For the use of esmolol for controlled hypotension in tympanoplasty surgeries, Pilli et al. (15) reported that the achievement of the target was successful but late. Achievement of the target value later than our study's results may be attributed to the fact that they started application of esmolol directly in the lowest dose of 50 µ kg -1 infusion without administering bolus dose. On the other hand, we started with the loading dose prior to esmolol infusion, which suits nature of the use of the agent better. Patients who are treated with the loading dose did not report any adverse effects such as bradycardia or hypotension. Although Pilli et al. increased maximum dose up to 500 µ kg -1 min -1 as different from our study, they were late in attaining the target value.

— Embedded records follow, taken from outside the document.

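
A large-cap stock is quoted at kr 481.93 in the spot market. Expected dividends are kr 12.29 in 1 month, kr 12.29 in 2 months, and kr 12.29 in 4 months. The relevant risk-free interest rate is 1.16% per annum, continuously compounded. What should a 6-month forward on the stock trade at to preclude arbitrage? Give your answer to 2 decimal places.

PV(dividends) I = 12.29·e^(−0.0116·1/12) + 12.29·e^(−0.0116·2/12) + 12.29·e^(−0.0116·4/12)
I = 12.2781 + 12.2663 + 12.2426 = 36.7870
F = (S − I)·e^(rT) = (481.93 − 36.7870) · e^(0.0116·6/12)
= 445.1430 · e^0.005800 = 445.1430 × 1.005817 = kr 447.73

kr 447.73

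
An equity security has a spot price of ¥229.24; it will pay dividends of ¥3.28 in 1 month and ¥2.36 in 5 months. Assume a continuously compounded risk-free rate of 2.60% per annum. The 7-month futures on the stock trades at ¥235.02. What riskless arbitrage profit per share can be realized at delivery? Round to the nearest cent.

¥7.97 per share

PV(dividends) I = 3.28·e^(−0.0260·1/12) + 2.36·e^(−0.0260·5/12) = 5.6075
Fair futures F* = (S − I)·e^(rT) = (229.24 − 5.6075)·e^0.015167 = 223.6325 × 1.015283 = 227.0503
Market ¥235.02 > fair 227.0503: forward overpriced → cash-and-carry (borrow at r, buy the stock and collect the dividends, short the forward).
Profit at T = |F_mkt − F*| = |235.02 − 227.0503| = ¥7.97 per share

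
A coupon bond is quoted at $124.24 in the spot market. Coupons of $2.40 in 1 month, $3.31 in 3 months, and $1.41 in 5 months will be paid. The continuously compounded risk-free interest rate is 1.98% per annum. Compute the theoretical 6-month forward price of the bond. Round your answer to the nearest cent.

PV(coupons) I = 2.40·e^(−0.0198·1/12) + 3.31·e^(−0.0198·3/12) + 1.41·e^(−0.0198·5/12)
I = 2.3960 + 3.2937 + 1.3984 = 7.0881
F = (S − I)·e^(rT) = (124.24 − 7.0881) · e^(0.0198·6/12)
= 117.1519 · e^0.009900 = 117.1519 × 1.009949 = $118.32

$118.32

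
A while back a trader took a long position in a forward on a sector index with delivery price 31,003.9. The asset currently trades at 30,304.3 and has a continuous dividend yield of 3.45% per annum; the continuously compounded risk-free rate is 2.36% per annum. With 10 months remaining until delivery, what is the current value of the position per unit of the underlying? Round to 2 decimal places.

-954.66

Current fair forward for the remaining 10 months: F = S·e^((r − q)·T), (r − q) = 0.0236 − 0.0345 = -0.0109
F = 30304.3 · e^(-0.0109 × 10/12) = 30304.3 × 0.99095780 = 30030.2825
Value of long forward = (F − K)·e^(−rT) = (30030.2825 − 31003.9) · e^(−0.0236·10/12)
= -973.6175 × 0.98052546 = -954.66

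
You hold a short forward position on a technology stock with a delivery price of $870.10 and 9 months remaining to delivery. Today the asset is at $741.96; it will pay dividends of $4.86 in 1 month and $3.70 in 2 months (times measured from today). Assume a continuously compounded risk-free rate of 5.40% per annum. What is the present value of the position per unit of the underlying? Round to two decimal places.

PV(remaining dividends) I = 4.86·e^(−0.0540·1/12) + 3.70·e^(−0.0540·2/12) = 8.5050
Current forward F = (S − I)·e^(rT) = (741.96 − 8.5050)·e^(0.0540·9/12) = 733.4550 × 1.041331 = 763.7694
Value (long) = (F − K)·e^(−rT) = (763.7694 − 870.10) × 0.960309 = -102.1102
Short position value = −(long value) = $102.11

$102.11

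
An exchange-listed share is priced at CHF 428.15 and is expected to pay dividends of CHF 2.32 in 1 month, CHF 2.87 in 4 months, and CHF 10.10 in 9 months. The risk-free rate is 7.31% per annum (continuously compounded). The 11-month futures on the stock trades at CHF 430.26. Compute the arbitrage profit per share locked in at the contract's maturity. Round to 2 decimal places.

PV(dividends) I = 2.32·e^(−0.0731·1/12) + 2.87·e^(−0.0731·4/12) + 10.10·e^(−0.0731·9/12) = 14.6680
Fair futures F* = (S − I)·e^(rT) = (428.15 − 14.6680)·e^0.067008 = 413.4820 × 1.069304 = 442.1380
Market CHF 430.26 < fair 442.1380: forward underpriced → reverse cash-and-carry (short the stock, invest proceeds at r, pay the dividends, go long the forward).
Profit at T = |F_mkt − F*| = |430.26 − 442.1380| = CHF 11.88 per share

CHF 11.88 per share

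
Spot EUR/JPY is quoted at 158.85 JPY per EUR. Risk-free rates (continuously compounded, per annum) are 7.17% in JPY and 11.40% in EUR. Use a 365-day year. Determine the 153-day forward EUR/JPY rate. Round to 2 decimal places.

156.06

F = S·e^((r_JPY − r_EUR)T) = 158.85 · e^((0.0717 − 0.1140) × 153/365)
= 158.85 · e^-0.017731 = 158.85 × 0.982425
F = 156.06 JPY per EUR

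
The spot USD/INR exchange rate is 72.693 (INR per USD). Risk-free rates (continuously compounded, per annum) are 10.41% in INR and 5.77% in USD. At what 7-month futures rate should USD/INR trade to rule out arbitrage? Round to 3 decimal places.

F = S·e^((r_INR − r_USD)T) = 72.693 · e^((0.1041 − 0.0577) × 7/12)
= 72.693 · e^0.027067 = 72.693 × 1.027437
F = 74.687 INR per USD

74.687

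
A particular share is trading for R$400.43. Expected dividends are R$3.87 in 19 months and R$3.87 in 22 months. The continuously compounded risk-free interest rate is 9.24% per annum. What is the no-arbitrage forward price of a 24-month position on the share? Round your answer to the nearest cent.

PV(dividends) I = 3.87·e^(−0.0924·19/12) + 3.87·e^(−0.0924·22/12)
I = 3.3433 + 3.2669 = 6.6102
F = (S − I)·e^(rT) = (400.43 − 6.6102) · e^(0.0924·24/12)
= 393.8198 · e^0.184800 = 393.8198 × 1.202978 = R$473.76

R$473.76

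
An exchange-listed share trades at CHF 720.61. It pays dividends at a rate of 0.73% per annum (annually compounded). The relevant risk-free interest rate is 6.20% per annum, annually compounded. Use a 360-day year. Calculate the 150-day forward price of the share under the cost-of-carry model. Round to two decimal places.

F = S · (1+r)^T / (1+q)^T
= 720.61 × 1.025381 / 1.003035 = 720.61 × 1.022278
F = CHF 736.66

CHF 736.66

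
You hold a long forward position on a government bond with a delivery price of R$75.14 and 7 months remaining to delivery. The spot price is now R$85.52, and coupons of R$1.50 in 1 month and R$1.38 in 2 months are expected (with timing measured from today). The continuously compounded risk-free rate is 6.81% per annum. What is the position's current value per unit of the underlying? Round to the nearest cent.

PV(remaining coupons) I = 1.50·e^(−0.0681·1/12) + 1.38·e^(−0.0681·2/12) = 2.8559
Current forward F = (S − I)·e^(rT) = (85.52 − 2.8559)·e^(0.0681·7/12) = 82.6641 × 1.040525 = 86.0141
Value (long) = (F − K)·e^(−rT) = (86.0141 − 75.14) × 0.961054 = 10.4506
Value = R$10.45

R$10.45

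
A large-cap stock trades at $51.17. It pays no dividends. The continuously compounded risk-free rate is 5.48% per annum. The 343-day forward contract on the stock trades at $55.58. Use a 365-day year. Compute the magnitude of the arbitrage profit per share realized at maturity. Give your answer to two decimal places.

$1.71 per share

Fair forward: F* = S·e^(carry·T), with carry = r = 0.0548
F* = 51.17 · e^(0.0548 × 343/365) = 51.17 · e^0.051497 = 51.17 × 1.052846 = $53.8741
Market $55.58 > fair $53.8741: forward overpriced → cash-and-carry (buy spot, short the forward).
At maturity, profit = |F_mkt − F*| = |55.58 − 53.8741| = $1.71 per share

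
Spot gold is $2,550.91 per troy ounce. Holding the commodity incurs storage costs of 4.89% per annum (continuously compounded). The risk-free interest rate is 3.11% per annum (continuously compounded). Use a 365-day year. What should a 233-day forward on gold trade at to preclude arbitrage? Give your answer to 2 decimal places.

$2,684.56 per troy ounce

Net carry = r + u − y = 0.0311 + 0.0489 − 0.0000 = 0.0800
F = S·e^((r+u−y)T) = 2550.91 · e^(0.0800 × 233/365) = 2550.91 · e^0.05106849
= 2550.91 × 1.05239497 = $2,684.56 per troy ounce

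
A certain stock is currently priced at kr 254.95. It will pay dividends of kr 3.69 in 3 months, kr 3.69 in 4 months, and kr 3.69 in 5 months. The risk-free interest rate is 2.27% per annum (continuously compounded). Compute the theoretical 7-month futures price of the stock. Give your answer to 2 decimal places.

kr 247.22

PV(dividends) I = 3.69·e^(−0.0227·3/12) + 3.69·e^(−0.0227·4/12) + 3.69·e^(−0.0227·5/12)
I = 3.6691 + 3.6622 + 3.6553 = 10.9866
F = (S − I)·e^(rT) = (254.95 − 10.9866) · e^(0.0227·7/12)
= 243.9634 · e^0.013242 = 243.9634 × 1.013330 = kr 247.22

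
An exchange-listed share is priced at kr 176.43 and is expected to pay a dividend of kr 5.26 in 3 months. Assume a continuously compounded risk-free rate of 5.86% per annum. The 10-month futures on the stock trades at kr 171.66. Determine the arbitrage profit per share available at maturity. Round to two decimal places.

PV(dividends) I = 5.26·e^(−0.0586·3/12) = 5.1835
Fair futures F* = (S − I)·e^(rT) = (176.43 − 5.1835)·e^0.048833 = 171.2465 × 1.050045 = 179.8165
Market kr 171.66 < fair 179.8165: forward underpriced → reverse cash-and-carry (short the stock, invest proceeds at r, pay the dividends, go long the forward).
Profit at T = |F_mkt − F*| = |171.66 − 179.8165| = kr 8.16 per share

kr 8.16 per share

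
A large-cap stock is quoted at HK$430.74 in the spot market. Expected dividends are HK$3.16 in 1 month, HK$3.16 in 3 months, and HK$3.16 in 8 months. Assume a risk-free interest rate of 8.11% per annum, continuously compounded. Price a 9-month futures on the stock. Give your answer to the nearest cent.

HK$447.95

PV(dividends) I = 3.16·e^(−0.0811·1/12) + 3.16·e^(−0.0811·3/12) + 3.16·e^(−0.0811·8/12)
I = 3.1387 + 3.0966 + 2.9937 = 9.2290
F = (S − I)·e^(rT) = (430.74 − 9.2290) · e^(0.0811·9/12)
= 421.5110 · e^0.060825 = 421.5110 × 1.062713 = HK$447.95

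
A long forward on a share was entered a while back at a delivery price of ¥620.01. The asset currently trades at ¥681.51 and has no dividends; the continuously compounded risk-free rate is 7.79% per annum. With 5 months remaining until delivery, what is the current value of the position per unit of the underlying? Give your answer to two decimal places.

¥81.30

Current fair forward for the remaining 5 months: F = S·e^(r·T), r = 0.0779
F = 681.51 · e^(0.0779 × 5/12) = 681.51 × 1.032991 = 703.9937
Value of long forward = (F − K)·e^(−rT) = (703.9937 − 620.01) · e^(−0.0779·5/12)
= 83.9837 × 0.968063 = 81.30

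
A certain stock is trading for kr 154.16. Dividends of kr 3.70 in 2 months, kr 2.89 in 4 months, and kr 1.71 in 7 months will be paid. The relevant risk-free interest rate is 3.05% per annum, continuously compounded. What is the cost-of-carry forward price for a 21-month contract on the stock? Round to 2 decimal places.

PV(dividends) I = 3.70·e^(−0.0305·2/12) + 2.89·e^(−0.0305·4/12) + 1.71·e^(−0.0305·7/12)
I = 3.6812 + 2.8608 + 1.6798 = 8.2218
F = (S − I)·e^(rT) = (154.16 − 8.2218) · e^(0.0305·21/12)
= 145.9382 · e^0.053375 = 145.9382 × 1.054825 = kr 153.94

kr 153.94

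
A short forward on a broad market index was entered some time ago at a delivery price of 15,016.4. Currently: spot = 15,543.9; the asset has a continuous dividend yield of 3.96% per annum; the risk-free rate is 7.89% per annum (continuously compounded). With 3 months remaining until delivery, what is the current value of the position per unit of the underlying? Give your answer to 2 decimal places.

Current fair forward for the remaining 3 months: F = S·e^((r − q)·T), (r − q) = 0.0789 − 0.0396 = 0.0393
F = 15543.9 · e^(0.0393 × 3/12) = 15543.9 × 1.00987342 = 15697.3715
Value of long forward = (F − K)·e^(−rT) = (15697.3715 − 15016.4) · e^(−0.0789·3/12)
= 680.9715 × 0.98046827 = 667.67
Short position value = −(long value) = -667.67

-667.67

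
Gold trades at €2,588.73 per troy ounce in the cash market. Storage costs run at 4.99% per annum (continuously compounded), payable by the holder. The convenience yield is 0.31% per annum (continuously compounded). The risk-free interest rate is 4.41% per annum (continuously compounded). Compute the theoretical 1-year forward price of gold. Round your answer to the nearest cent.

€2,835.07 per troy ounce

Net carry = r + u − y = 0.0441 + 0.0499 − 0.0031 = 0.0909
F = S·e^((r+u−y)T) = 2588.73 · e^(0.0909 × 1) = 2588.73 · e^0.09090000
= 2588.73 × 1.09515948 = €2,835.07 per troy ounce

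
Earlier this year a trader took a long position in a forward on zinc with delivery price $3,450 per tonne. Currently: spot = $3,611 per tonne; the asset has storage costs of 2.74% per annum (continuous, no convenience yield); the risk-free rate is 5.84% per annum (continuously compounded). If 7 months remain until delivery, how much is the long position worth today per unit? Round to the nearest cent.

$334.73 per tonne

Current fair forward for the remaining 7 months: F = S·e^((r + u)·T), (r + u) = 0.0584 + 0.0274 = 0.0858
F = 3611 · e^(0.0858 × 7/12) = 3611 × 1.05132366 = 3796.3297
Value of long forward = (F − K)·e^(−rT) = (3796.3297 − 3450) · e^(−0.0584·7/12)
= 346.3297 × 0.96650707 = 334.73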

Lawrence et al (16) showed that dexmedetomidine decreases skin bleeding in an animal experiment. Durmus et al.(17) used dexmedetomidine 10 minutes preoperatively in doses of 1 µg kg -1 and later 0,5 µg kg -1 h -1 in tympanoplasty and septoplasty surgeries, assessed the bleeding score, and reported that dexmedetomidine decreased bleeding and facilitated earlier recovery within the framework of hemodynamic stability. They did not observe hypertension, hypotension, bradycardia or tachycardia in any of the patients. Unlike our study, dexmedetomidine loading and infusion dose was started prior to the operation. We observed hypotension in 3 patients treated with the loading dose under general anaesthesia, which required intervention. We attributed this condition to general anaesthesia volatile anaesthetic additive. Loading dose is not necessarily recommended for dexmedetomidine, and it is reported that the treatment can be started with a direct infusion dose. While hypotension may be observed after the loading dose, it may be observed after the temporary hypertension period (18, 19). Thus, we observed hypertension in 3 patients following loading dose. During the planning phase of our study, we had some drawbacks regarding the loading dose of dexmedetomidine, particularly in relation to hypotension as it concurred with the stable general anaesthesia period; consequently, we did not administer loading dose to 5 patients for experimental purposes, for whom we did not attain the target blood pressure and surgical bleeding was assessed to be more than usual. In light of these observations, we judged that dexmedetomidine loading dose should be administered. Given the advantage that dexmedetomidine treatment does not lead to respiratory depression, we think that using it at the very beginning of the surgery and even prior to the preoperative induction would be more appropriate.
Dexmedetomidine, remifentanil and esmolol may be advisable used for controlled hypotension during tympanoplasty operations in respect of intraoperative bleeding, recovery and adverse effects.